Zuora Successfully Re-certified on SOC 2 Type 2, But Why?

By Saloni Madhok January 17, 2017

By Jim Staats, Senior Account Manager at Zuora

With the recently completed Service Organization Control 2 Type 2 (SOC 2 Type 2) audit resulting in another re-certification for our Software-as-a-Service (SaaS) platform, RevPro OnCloud, some may be left wondering what’s the big whoop while others might say, “…and ?”

To answer the former, the ‘big whoop’ is successful completion of this audit by an outside party – for the fifth year in a row, resulting in our fourth re-certification – indicates the policies, communication, procedures and monitoring of controls implemented by Zuora have been tested for operating effectiveness. This most recent report reaffirms the company’s commitment to operational excellence and data security.

This company understands the responsibility instilled in delivering a trusted solution to some of the largest and most sophisticated enterprise companies on the planet. The independent assurance behind this report plays a key role in enabling Zuora to deliver transparency to our customers and the industry.

OK, but why SOC 2 Type 2, specifically? To better understand, let’s do a quick recap on how the standards of control originated.

The Accounting Standards Board (ASB) and the American Institute of Certified Public Accountants (AICPA) developed this international accounting standard (formerly referred to as SAS 70), which focuses on “Trust Service Principles” for establishing standards of control for service organizations. Service Organization Control (SOC) reports are internal control reports on the services provided by a service organization and are designed to provide valuable information to help users and customers define and interpret risks associated with outsourced financial and accounting services. The SOC 2 report is based on Trust Services Principles (TSP), designed to provide customers with full confidence that a service and/or SaaS provider’s technology, systems and controls provide security, availability, confidentiality, processing integrity and/or privacy in accordance with AICPA attestation standards. A ‘Type 2’ report includes the design and testing of controls to report on the operational effectiveness of controls over a period of time, in comparison to a ‘Type 1’ report which evaluates and reports on the design of controls put into operation as of a specific point in time.

Zuora selected SOC 2 Type 2 as certification of choice because the RevPro application is based on organizational controls.
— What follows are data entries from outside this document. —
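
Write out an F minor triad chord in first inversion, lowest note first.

A-flat  C  F

F minor triad = F–A-flat–C; first inversion → third (A-flat) lowest.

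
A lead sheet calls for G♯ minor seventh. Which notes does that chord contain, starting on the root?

G♯ minor seventh is a minor seventh built on G#.
Root: G#
Minor 3rd (3rd): B
Perfect 5th (5th): D#
Minor 7th (7th): F#

G#  B  D#  F#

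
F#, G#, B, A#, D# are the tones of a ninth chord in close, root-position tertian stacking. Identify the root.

G#

Stacking in thirds gives G# – B – D# – F# – A#, so G# is the root — G# minor ninth.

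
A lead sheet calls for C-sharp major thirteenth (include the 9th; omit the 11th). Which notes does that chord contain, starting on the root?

C#, E#, G#, B#, D#, A#

C-sharp major thirteenth is a major thirteenth built on C#.
root → C#
3rd (major 3rd) → E#
5th (perfect 5th) → G#
7th (major 7th) → B#
9th (major 9th) → D#
13th (major 13th) → A#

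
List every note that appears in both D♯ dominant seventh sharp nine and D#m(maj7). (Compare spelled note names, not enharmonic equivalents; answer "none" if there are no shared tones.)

D♯ dominant seventh sharp nine: D# F## A# C# E##
D#m(maj7): D# F# A# C##
Common to both → D#, A#.

D#, A#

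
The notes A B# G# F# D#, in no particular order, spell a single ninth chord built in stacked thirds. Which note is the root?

G#

Stacking in thirds gives G# – B# – D# – F# – A, so G# is the root — G# dominant seventh flat nine.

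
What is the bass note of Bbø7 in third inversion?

Bbø7 = Bb–Db–Fb–Ab. Third inversion → seventh in the bass = Ab.

Ab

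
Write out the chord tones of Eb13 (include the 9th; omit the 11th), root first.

E♭, G, B♭, D♭, F, C

Eb13: dominant thirteenth on E♭.
root → E♭
3rd (major 3rd) → G
5th (perfect 5th) → B♭
7th (minor 7th) → D♭
9th (major 9th) → F
13th (major 13th) → C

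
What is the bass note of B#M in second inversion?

B#M = B#–D##–F##. Second inversion → fifth in the bass = F##.

F##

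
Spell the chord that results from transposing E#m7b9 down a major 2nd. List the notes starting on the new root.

D#, F#, A#, C#, E

E# down a major 2nd → D#. New chord: D# minor seventh flat nine.
- root: D#
- minor 3rd: F#
- perfect 5th: A#
- minor 7th: C#
- minor 9th: E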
Unlike the SOC 1 audit based on internal controls over financial reporting, the purpose of a SOC 2 report is to evaluate an organization’s information systems relative to security, availability, processing integrity, confidentiality or privacy.

Consider the following, and we think you’ll agree we made the right choice in choosing SOC 2 Type 2 to test and validate the controls put in place:

  •  RevPro is purely a configurable application. Based on the configurations performed in RevPro upon customer approval, revenue is processed and reported.
  •  RevPro doesn’t certify on the accuracy of the statements. As stated above, based on the configurations defined, revenue is processed. We expect the customer to certify the numbers based on the rules to which they have agreed.
  •  RevPro provides a framework to configure, process and report revenue.
  •  The RevPro application follows GAAP guidelines and is not generic across all industries. Every vertical and customer has its own way of processing revenue and report out the same.